La réunion du GIC/SATANEM à Athènes a finalement apporté de bonnes nouvelles : la France a affirmé vouloir constituer un centre d'alerte national à vocation régionale pour la Méditerranée occidentale. D'autres perspectives sont ouvertes dans le cadre de l'Union pour la Méditerranée , qui comportera un volet important consacré à la prévention des risques naturels.
Au niveau budgétaire, seule une moitié du chemin a toutefois été accomplie. Le Ministère de l'Intérieur est le plus engagé sur la question. De fait, la mission « Sécurité civile » du budget de l'Etat prévoit des crédits pour la mise en place du centre régional d'alerte aux tsunamis pour l'Atlantique nord-est et la Méditerranée (CRATANEM). Ces crédits s'élèvent à 2,9 M€ en autorisation d'engagement (et 1,25 M€ en crédits de paiement), ce qui ne représente que la moitié de l'effort nécessaire.
Un apport complémentaire du ministère de l'écologie, ainsi que la mise en œuvre de crédits de fonctionnement suffisants au cours des années à venir, seront nécessaires pour atteindre l'objectif.

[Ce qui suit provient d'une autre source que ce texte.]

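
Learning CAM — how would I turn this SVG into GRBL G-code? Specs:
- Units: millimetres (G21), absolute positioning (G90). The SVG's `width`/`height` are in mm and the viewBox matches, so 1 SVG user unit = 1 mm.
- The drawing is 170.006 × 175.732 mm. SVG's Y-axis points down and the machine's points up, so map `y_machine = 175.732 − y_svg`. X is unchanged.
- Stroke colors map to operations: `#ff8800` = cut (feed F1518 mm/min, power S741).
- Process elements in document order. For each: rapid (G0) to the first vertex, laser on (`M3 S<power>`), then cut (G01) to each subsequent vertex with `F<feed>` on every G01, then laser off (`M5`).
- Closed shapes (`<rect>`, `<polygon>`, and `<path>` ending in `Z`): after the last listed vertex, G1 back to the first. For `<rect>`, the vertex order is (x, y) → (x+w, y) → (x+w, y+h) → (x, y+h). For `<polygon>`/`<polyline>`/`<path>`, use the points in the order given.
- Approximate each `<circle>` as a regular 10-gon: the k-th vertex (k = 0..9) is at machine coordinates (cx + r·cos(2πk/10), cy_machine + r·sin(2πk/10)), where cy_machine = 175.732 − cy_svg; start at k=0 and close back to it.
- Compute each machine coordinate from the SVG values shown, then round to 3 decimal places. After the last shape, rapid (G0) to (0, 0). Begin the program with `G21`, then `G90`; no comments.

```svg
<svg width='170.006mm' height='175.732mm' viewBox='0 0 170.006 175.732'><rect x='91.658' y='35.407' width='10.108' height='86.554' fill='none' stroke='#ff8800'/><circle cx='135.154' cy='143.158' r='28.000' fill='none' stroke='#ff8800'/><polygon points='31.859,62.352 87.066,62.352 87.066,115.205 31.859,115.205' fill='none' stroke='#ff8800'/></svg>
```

G21
G90
G0 X91.658 Y140.325
M3 S741
G01 X101.766 Y140.325 F1518
G01 X101.766 Y53.771 F1518
G01 X91.658 Y53.771 F1518
G01 X91.658 Y140.325 F1518
M5
G0 X163.154 Y32.574
M3 S741
G01 X157.806 Y49.032 F1518
G01 X143.806 Y59.204 F1518
G01 X126.502 Y59.204 F1518
G01 X112.502 Y49.032 F1518
G01 X107.154 Y32.574 F1518
G01 X112.502 Y16.116 F1518
G01 X126.502 Y5.944 F1518
G01 X143.806 Y5.944 F1518
G01 X157.806 Y16.116 F1518
G01 X163.154 Y32.574 F1518
M5
G0 X31.859 Y113.380
M3 S741
G01 X87.066 Y113.380 F1518
G01 X87.066 Y60.527 F1518
G01 X31.859 Y60.527 F1518
G01 X31.859 Y113.380 F1518
M5
G0 X0.000 Y0.000

viewBox `0 0 170.006 175.732` with mm width/height → 1 unit = 1 mm. Flip: y_m = 175.732 − y_svg.

**Shape 1** — `<rect>` rectangle, stroke `#ff8800` → cut (S741, F1518). Machine vertices: (91.658,140.325) → (101.766,140.325) → (101.766,53.771) → (91.658,53.771) → (91.658,140.325). Closed: final G1 returns to the first vertex.

**Shape 2** — `<circle>` circle, stroke `#ff8800` → cut (S741, F1518). Machine vertices: (163.154,32.574) → (157.806,49.032) → (143.806,59.204) → (126.502,59.204) → (112.502,49.032) → (107.154,32.574) → (112.502,16.116) → (126.502,5.944) → (143.806,5.944) → (157.806,16.116) → (163.154,32.574). Closed: final G1 returns to the first vertex.

**Shape 3** — `<polygon>` rectangle, stroke `#ff8800` → cut (S741, F1518). Machine vertices: (31.859,113.380) → (87.066,113.380) → (87.066,60.527) → (31.859,60.527) → (31.859,113.380). Closed: final G1 returns to the first vertex.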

Aux Antilles, le système d'alerte est plus avancé qu'en Méditerranée, grâce au soutien des Etats-Unis par le biais du centre d'alerte pour le Pacifique (Pacific Tsunami Warning Center - PTWC-d'Hawaï). Le PTWC assume, à titre intérimaire, le rôle de centre d'alerte pour les Caraïbes. Une nouvelle architecture doit toutefois être décidée. Les progrès sont lents. Pour la France , à défaut de crédits budgétaires, les scientifiques demandent des financements dans le cadre d'un projet européen Interreg.
Quant à la coopération internationale au sein du groupe intergouvernemental de coordination pour les Caraïbes (GIC/Caraïbes), elle semble hésitante. En France, il est à craindre que l'impréparation qui a précédé la réunion des pays du bassin méditerranée ne soit en train de se reproduire pour les Caraïbes.

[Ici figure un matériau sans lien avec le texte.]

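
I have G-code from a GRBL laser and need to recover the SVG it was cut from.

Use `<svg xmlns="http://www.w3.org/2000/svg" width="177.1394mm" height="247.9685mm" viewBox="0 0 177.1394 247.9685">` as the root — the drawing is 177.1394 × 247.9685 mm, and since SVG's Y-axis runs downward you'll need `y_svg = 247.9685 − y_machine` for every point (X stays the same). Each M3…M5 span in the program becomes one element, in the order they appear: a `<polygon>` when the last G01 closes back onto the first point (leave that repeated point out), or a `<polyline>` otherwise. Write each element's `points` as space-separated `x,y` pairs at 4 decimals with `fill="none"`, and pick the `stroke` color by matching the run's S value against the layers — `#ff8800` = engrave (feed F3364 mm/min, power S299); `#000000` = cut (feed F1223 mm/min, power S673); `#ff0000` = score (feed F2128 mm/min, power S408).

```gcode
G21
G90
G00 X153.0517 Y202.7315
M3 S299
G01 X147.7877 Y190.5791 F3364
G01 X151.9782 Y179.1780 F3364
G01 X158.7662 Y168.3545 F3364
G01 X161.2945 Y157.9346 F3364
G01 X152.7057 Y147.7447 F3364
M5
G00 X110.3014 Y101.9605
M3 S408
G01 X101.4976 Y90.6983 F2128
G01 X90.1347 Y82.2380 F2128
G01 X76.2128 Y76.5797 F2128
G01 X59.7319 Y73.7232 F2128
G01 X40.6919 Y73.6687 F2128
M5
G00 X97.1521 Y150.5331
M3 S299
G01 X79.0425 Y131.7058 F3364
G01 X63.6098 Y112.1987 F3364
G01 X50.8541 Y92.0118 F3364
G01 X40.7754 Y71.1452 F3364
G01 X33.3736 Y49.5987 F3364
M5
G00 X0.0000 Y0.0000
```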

En effet, lors de la dernière réunion du GIC/Caraïbes, à Panama, il a été décidé que les parties se rencontreraient à nouveau en Martinique, en mars 2009. Or, à ce jour, la tenue de cette réunion en Martinique demeure incertaine, faute de financements suffisants. Des orientations importantes doivent pourtant y être déterminées, s'agissant de l'architecture définitive du système d'alerte aux tsunamis dans cette région.

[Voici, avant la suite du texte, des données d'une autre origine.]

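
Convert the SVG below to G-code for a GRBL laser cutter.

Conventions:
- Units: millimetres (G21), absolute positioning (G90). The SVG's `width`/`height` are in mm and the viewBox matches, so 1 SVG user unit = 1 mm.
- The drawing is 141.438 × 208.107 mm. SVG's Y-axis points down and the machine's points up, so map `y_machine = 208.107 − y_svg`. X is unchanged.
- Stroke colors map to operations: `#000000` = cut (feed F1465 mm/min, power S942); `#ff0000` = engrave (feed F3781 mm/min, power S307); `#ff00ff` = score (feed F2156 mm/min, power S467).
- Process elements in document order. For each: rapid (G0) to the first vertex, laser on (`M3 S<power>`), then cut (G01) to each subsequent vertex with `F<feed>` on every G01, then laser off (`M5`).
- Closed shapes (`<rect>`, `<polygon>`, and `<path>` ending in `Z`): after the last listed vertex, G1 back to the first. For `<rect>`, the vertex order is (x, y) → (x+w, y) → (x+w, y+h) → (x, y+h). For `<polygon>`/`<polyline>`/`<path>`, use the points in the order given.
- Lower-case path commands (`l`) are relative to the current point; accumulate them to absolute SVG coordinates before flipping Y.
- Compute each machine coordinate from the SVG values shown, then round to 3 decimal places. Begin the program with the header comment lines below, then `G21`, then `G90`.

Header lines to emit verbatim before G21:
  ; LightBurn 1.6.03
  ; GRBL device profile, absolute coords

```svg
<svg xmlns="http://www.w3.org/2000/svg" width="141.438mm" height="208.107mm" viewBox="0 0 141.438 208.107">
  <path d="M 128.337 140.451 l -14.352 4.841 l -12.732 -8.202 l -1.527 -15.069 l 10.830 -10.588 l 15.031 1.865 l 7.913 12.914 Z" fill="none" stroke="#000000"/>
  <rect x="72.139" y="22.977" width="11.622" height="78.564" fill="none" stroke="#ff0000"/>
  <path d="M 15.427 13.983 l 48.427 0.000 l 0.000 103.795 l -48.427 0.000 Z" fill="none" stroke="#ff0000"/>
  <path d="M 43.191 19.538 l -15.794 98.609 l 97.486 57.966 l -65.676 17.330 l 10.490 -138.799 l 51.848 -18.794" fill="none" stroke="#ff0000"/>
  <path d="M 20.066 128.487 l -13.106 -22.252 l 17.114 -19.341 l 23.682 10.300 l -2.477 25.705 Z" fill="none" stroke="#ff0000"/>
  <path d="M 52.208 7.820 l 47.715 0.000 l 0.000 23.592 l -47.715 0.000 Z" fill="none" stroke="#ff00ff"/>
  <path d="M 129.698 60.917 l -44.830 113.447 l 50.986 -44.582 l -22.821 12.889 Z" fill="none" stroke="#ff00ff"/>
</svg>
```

viewBox `0 0 141.438 208.107` with mm width/height → 1 unit = 1 mm. Flip: y_m = 208.107 − y_svg.

**Shape 1** — `<path>` regular polygon, stroke `#000000` → cut (S942, F1465). Machine vertices: (128.337,67.656) → (113.985,62.815) → (101.253,71.017) → (99.726,86.086) → (110.556,96.674) → (125.587,94.809) → (133.500,81.895) → (128.337,67.656). Closed: final G1 returns to the first vertex.

**Shape 2** — `<rect>` rectangle, stroke `#ff0000` → engrave (S307, F3781). Machine vertices: (72.139,185.130) → (83.761,185.130) → (83.761,106.566) → (72.139,106.566) → (72.139,185.130). Closed: final G1 returns to the first vertex.

**Shape 3** — `<path>` rectangle, stroke `#ff0000` → engrave (S307, F3781). Machine vertices: (15.427,194.124) → (63.854,194.124) → (63.854,90.329) → (15.427,90.329) → (15.427,194.124). Closed: final G1 returns to the first vertex.

**Shape 4** — `<path>` open polyline, stroke `#ff0000` → engrave (S307, F3781). Machine vertices: (43.191,188.569) → (27.397,89.960) → (124.883,31.994) → (59.207,14.664) → (69.697,153.463) → (121.545,172.257). Open path.

**Shape 5** — `<path>` regular polygon, stroke `#ff0000` → engrave (S307, F3781). Machine vertices: (20.066,79.620) → (6.960,101.872) → (24.074,121.213) → (47.756,110.913) → (45.279,85.208) → (20.066,79.620). Closed: final G1 returns to the first vertex.

**Shape 6** — `<path>` rectangle, stroke `#ff00ff` → score (S467, F2156). Machine vertices: (52.208,200.287) → (99.923,200.287) → (99.923,176.695) → (52.208,176.695) → (52.208,200.287). Closed: final G1 returns to the first vertex.

**Shape 7** — `<path>` closed polygon, stroke `#ff00ff` → score (S467, F2156). Machine vertices: (129.698,147.190) → (84.868,33.743) → (135.854,78.325) → (113.033,65.436) → (129.698,147.190). Closed: final G1 returns to the first vertex.

; LightBurn 1.6.03
; GRBL device profile, absolute coords
G21
G90
G0 X128.337 Y67.656
M3 S942
G01 X113.985 Y62.815 F1465
G01 X101.253 Y71.017 F1465
G01 X99.726 Y86.086 F1465
G01 X110.556 Y96.674 F1465
G01 X125.587 Y94.809 F1465
G01 X133.500 Y81.895 F1465
G01 X128.337 Y67.656 F1465
M5
G0 X72.139 Y185.130
M3 S307
G01 X83.761 Y185.130 F3781
G01 X83.761 Y106.566 F3781
G01 X72.139 Y106.566 F3781
G01 X72.139 Y185.130 F3781
M5
G0 X15.427 Y194.124
M3 S307
G01 X63.854 Y194.124 F3781
G01 X63.854 Y90.329 F3781
G01 X15.427 Y90.329 F3781
G01 X15.427 Y194.124 F3781
M5
G0 X43.191 Y188.569
M3 S307
G01 X27.397 Y89.960 F3781
G01 X124.883 Y31.994 F3781
G01 X59.207 Y14.664 F3781
G01 X69.697 Y153.463 F3781
G01 X121.545 Y172.257 F3781
M5
G0 X20.066 Y79.620
M3 S307
G01 X6.960 Y101.872 F3781
G01 X24.074 Y121.213 F3781
G01 X47.756 Y110.913 F3781
G01 X45.279 Y85.208 F3781
G01 X20.066 Y79.620 F3781
M5
G0 X52.208 Y200.287
M3 S467
G01 X99.923 Y200.287 F2156
G01 X99.923 Y176.695 F2156
G01 X52.208 Y176.695 F2156
G01 X52.208 Y200.287 F2156
M5
G0 X129.698 Y147.190
M3 S467
G01 X84.868 Y33.743 F2156
G01 X135.854 Y78.325 F2156
G01 X113.033 Y65.436 F2156
G01 X129.698 Y147.190 F2156
M5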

Ainsi, malgré des progrès ponctuels et des financements budgétaires au moins partiels, il manque toujours à la France une vision stratégique d'ensemble en matière de gestion du risque de tsunami. En témoignent aussi les lacunes de la prévention par la sensibilisation des populations. Cet aspect avait fait cruellement défaut lors du tsunami de l'Océan Indien. Il constituerait l'un des volets essentiels d'une politique nationale de prévention des tsunamis, toujours à l'état d'ébauche.